Vous cherchez un traducteur chevronné qui soit également humoriste, musicien, organiste de jazz, spécialiste du chant grégorien, enseignant, chef des relations publiques, gestionnaire, consultant en communications, conférencier et formateur spécialisé en théorie de l’électricité, mais aussi grand-père gâteau? Cet homme, vous le connaissez, c’est Jean-Paul Fontaine, ou JotaP pour les collègues, l’âme du forum de l’OTTIAQ.

par Danielle Jazzar, trad. a.

Nombreux sont les traducteurs du Québec qui ont croisé la route de Jean-Paul Fontaine. Il ne les a pas laissés indifférents. Les membres du forum se souviennent encore de ses récits de voyage en Chine empreints d’humour et d’esprit, dont il faisait profiter, photos à l’appui, ceux qui le lui demandaient. Il accompagnait alors sa fille dans sa démarche d’adoption, pour ouvrir ses bras de grand-papa à de nouveaux petits-enfants.

Son regard souriant, que dis-je, rieur et pétillant, respire la jeunesse, mais aussi la paix et la bienveillance.

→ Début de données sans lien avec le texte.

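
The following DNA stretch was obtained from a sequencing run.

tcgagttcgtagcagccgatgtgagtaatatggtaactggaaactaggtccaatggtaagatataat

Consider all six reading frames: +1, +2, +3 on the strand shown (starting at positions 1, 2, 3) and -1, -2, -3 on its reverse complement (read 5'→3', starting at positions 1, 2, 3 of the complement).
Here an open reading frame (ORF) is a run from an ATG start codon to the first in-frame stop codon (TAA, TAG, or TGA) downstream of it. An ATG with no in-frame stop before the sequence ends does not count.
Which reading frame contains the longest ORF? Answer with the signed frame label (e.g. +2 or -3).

Reverse complement (5'→3'): ATTATATCTTACCATTGGACCTAGTTTCCAGTTACCATATTACTCACATCGGCTGCTACGAACTCGA
Frame +1: TCG AGT TCG TAG CAG CCG ATG TGA GTA ATA TGG TAA CTG GAA ACT AGG TCC AAT GGT AAG ATA TAA — ATG at 19, stop TGA at 22 → 6 nt.
Frame +2: CGA GTT CGT AGC AGC CGA TGT GAG TAA TAT GGT AAC TGG AAA CTA GGT CCA ATG GTA AGA TAT AAT — no ATG→stop ORF.
Frame +3: GAG TTC GTA GCA GCC GAT GTG AGT AAT ATG GTA ACT GGA AAC TAG GTC CAA TGG TAA GAT ATA — ATG at 30, stop TAG at 45 → 18 nt.
Frame -1: ATT ATA TCT TAC CAT TGG ACC TAG TTT CCA GTT ACC ATA TTA CTC ACA TCG GCT GCT ACG AAC TCG — no ATG→stop ORF.
Frame -2: TTA TAT CTT ACC ATT GGA CCT AGT TTC CAG TTA CCA TAT TAC TCA CAT CGG CTG CTA CGA ACT CGA — no ATG→stop ORF.
Frame -3: TAT ATC TTA CCA TTG GAC CTA GTT TCC AGT TAC CAT ATT ACT CAC ATC GGC TGC TAC GAA CTC — no ATG→stop ORF.
Longest ORF is 18 nt in frame +3 (positions 30–47).

+3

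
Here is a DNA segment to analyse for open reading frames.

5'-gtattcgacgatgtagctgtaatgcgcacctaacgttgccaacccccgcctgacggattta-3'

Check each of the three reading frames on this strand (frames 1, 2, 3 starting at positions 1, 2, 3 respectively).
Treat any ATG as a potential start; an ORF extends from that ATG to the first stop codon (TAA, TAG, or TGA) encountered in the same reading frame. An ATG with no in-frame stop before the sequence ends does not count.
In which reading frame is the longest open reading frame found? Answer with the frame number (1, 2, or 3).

Frame 1: GTA TTC GAC GAT GTA GCT GTA ATG CGC ACC TAA CGT TGC CAA CCC CCG CCT GAC GGA TTT — ATG at 22, stop TAA at 31 → 12 nt.
Frame 2: TAT TCG ACG ATG TAG CTG TAA TGC GCA CCT AAC GTT GCC AAC CCC CGC CTG ACG GAT TTA — ATG at 11, stop TAG at 14 → 6 nt.
Frame 3: ATT CGA CGA TGT AGC TGT AAT GCG CAC CTA ACG TTG CCA ACC CCC GCC TGA CGG ATT — no ATG→stop ORF.
Longest ORF is 12 nt in frame 1 (positions 22–33).

1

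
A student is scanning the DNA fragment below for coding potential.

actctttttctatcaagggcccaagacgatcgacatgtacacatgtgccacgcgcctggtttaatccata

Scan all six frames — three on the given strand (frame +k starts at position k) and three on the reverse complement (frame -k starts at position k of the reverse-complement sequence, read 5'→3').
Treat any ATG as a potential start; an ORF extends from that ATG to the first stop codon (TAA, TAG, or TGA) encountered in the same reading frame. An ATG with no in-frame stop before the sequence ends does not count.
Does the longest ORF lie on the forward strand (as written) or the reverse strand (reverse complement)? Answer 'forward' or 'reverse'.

Reverse complement (5'→3'): TATGGATTAAACCAGGCGCGTGGCACATGTGTACATGTCGATCGTCTTGGGCCCTTGATAGAAAAAGAGT
Frame +1: ACT CTT TTT CTA TCA AGG GCC CAA GAC GAT CGA CAT GTA CAC ATG TGC CAC GCG CCT GGT TTA ATC CAT — no ATG→stop ORF.
Frame +2: CTC TTT TTC TAT CAA GGG CCC AAG ACG ATC GAC ATG TAC ACA TGT GCC ACG CGC CTG GTT TAA TCC ATA — ATG at 35, stop TAA at 62 → 30 nt.
Frame +3: TCT TTT TCT ATC AAG GGC CCA AGA CGA TCG ACA TGT ACA CAT GTG CCA CGC GCC TGG TTT AAT CCA — no ATG→stop ORF.
Frame -1: TAT GGA TTA AAC CAG GCG CGT GGC ACA TGT GTA CAT GTC GAT CGT CTT GGG CCC TTG ATA GAA AAA GAG — no ATG→stop ORF.
Frame -2: ATG GAT TAA ACC AGG CGC GTG GCA CAT GTG TAC ATG TCG ATC GTC TTG GGC CCT TGA TAG AAA AAG AGT — ATG at 2, stop TAA at 8 → 9 nt; ATG at 35, stop TGA at 56 → 24 nt.
Frame -3: TGG ATT AAA CCA GGC GCG TGG CAC ATG TGT ACA TGT CGA TCG TCT TGG GCC CTT GAT AGA AAA AGA — no ATG→stop ORF.
Forward-strand max 30 nt; reverse-strand max 24 nt. The forward strand has the longer ORF.

forward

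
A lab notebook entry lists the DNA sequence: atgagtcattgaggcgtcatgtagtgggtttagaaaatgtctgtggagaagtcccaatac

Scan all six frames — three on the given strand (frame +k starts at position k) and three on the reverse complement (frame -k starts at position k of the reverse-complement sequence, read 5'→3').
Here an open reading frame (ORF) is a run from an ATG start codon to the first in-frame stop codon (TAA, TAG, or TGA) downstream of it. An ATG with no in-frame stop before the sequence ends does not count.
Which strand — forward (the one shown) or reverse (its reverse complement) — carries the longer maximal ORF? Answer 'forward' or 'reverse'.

Reverse complement (5'→3'): GTATTGGGACTTCTCCACAGACATTTTCTAAACCCACTACATGACGCCTCAATGACTCAT
Frame +1: ATG AGT CAT TGA GGC GTC ATG TAG TGG GTT TAG AAA ATG TCT GTG GAG AAG TCC CAA TAC — ATG at 1, stop TGA at 10 → 12 nt; ATG at 19, stop TAG at 22 → 6 nt.
Frame +2: TGA GTC ATT GAG GCG TCA TGT AGT GGG TTT AGA AAA TGT CTG TGG AGA AGT CCC AAT — no ATG→stop ORF.
Frame +3: GAG TCA TTG AGG CGT CAT GTA GTG GGT TTA GAA AAT GTC TGT GGA GAA GTC CCA ATA — no ATG→stop ORF.
Frame -1: GTA TTG GGA CTT CTC CAC AGA CAT TTT CTA AAC CCA CTA CAT GAC GCC TCA ATG ACT CAT — no ATG→stop ORF.
Frame -2: TAT TGG GAC TTC TCC ACA GAC ATT TTC TAA ACC CAC TAC ATG ACG CCT CAA TGA CTC — ATG at 41, stop TGA at 53 → 15 nt.
Frame -3: ATT GGG ACT TCT CCA CAG ACA TTT TCT AAA CCC ACT ACA TGA CGC CTC AAT GAC TCA — no ATG→stop ORF.
Forward-strand max 12 nt; reverse-strand max 15 nt. The reverse strand has the longer ORF.

reverse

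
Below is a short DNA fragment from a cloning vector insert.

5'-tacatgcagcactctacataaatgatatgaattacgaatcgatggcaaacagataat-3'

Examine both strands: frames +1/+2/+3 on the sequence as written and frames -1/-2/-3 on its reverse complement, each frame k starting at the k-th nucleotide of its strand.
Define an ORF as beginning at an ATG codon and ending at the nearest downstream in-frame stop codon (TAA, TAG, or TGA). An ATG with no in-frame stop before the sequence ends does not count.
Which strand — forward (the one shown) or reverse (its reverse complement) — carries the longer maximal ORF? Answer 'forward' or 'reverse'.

forward

Reverse complement (5'→3'): ATTATCTGTTTGCCATCGATTCGTAATTCATATCATTTATGTAGAGTGCTGCATGTA
Frame +1: TAC ATG CAG CAC TCT ACA TAA ATG ATA TGA ATT ACG AAT CGA TGG CAA ACA GAT AAT — ATG at 4, stop TAA at 19 → 18 nt; ATG at 22, stop TGA at 28 → 9 nt.
Frame +2: ACA TGC AGC ACT CTA CAT AAA TGA TAT GAA TTA CGA ATC GAT GGC AAA CAG ATA — no ATG→stop ORF.
Frame +3: CAT GCA GCA CTC TAC ATA AAT GAT ATG AAT TAC GAA TCG ATG GCA AAC AGA TAA — ATG at 27, stop TAA at 54 → 30 nt; ATG at 42, stop TAA at 54 → 15 nt.
Frame -1: ATT ATC TGT TTG CCA TCG ATT CGT AAT TCA TAT CAT TTA TGT AGA GTG CTG CAT GTA — no ATG→stop ORF.
Frame -2: TTA TCT GTT TGC CAT CGA TTC GTA ATT CAT ATC ATT TAT GTA GAG TGC TGC ATG — no ATG→stop ORF.
Frame -3: TAT CTG TTT GCC ATC GAT TCG TAA TTC ATA TCA TTT ATG TAG AGT GCT GCA TGT — ATG at 39, stop TAG at 42 → 6 nt.
Forward-strand max 30 nt; reverse-strand max 6 nt. The forward strand has the longer ORF.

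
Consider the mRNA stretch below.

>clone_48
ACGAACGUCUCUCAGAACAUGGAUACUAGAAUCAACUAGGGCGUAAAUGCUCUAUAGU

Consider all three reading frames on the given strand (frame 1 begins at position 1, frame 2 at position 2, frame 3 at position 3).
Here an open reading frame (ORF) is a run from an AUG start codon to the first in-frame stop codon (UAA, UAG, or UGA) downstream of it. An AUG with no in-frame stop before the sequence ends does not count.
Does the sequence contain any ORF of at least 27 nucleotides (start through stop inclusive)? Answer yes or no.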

C’est avec ce regard-là que Jean-Paul revient sur son parcours plutôt atypique : un riche cocktail de savoir, de philosophie, d’art, d’amour de la langue… et de travail.

Tous les chemins…

L’entrée de Jean-Paul Fontaine dans l’univers de la traduction s’est faite par un cheminement un peu détourné. Mais tous les chemins ne mènent-ils pas à Rome?

Jean-Paul l’enseignant – Au moment de choisir sa carrière, son intérêt pour les langues l’a dirigé vers la profession la plus accessible dans le domaine à l’époque, vers la fin des années 1950, l’enseignement. Après ses études de pédagogie à Sherbrooke, où il a également appris l’anglais en vivant dans une famille anglophone, il enseigne l’anglais langue seconde et devient rapidement responsable de l’enseignement de l’anglais dans toute la ville de Jonquière. À 25 ans, s’étant fait proposer un poste de principal et craignant de stagner pour le restant de sa vie, il déménage à Longueuil, où il reprend l’enseignement. Mais pour pouvoir avancer, il lui faut une maîtrise. C’est ainsi que la traduction est entrée dans sa vie.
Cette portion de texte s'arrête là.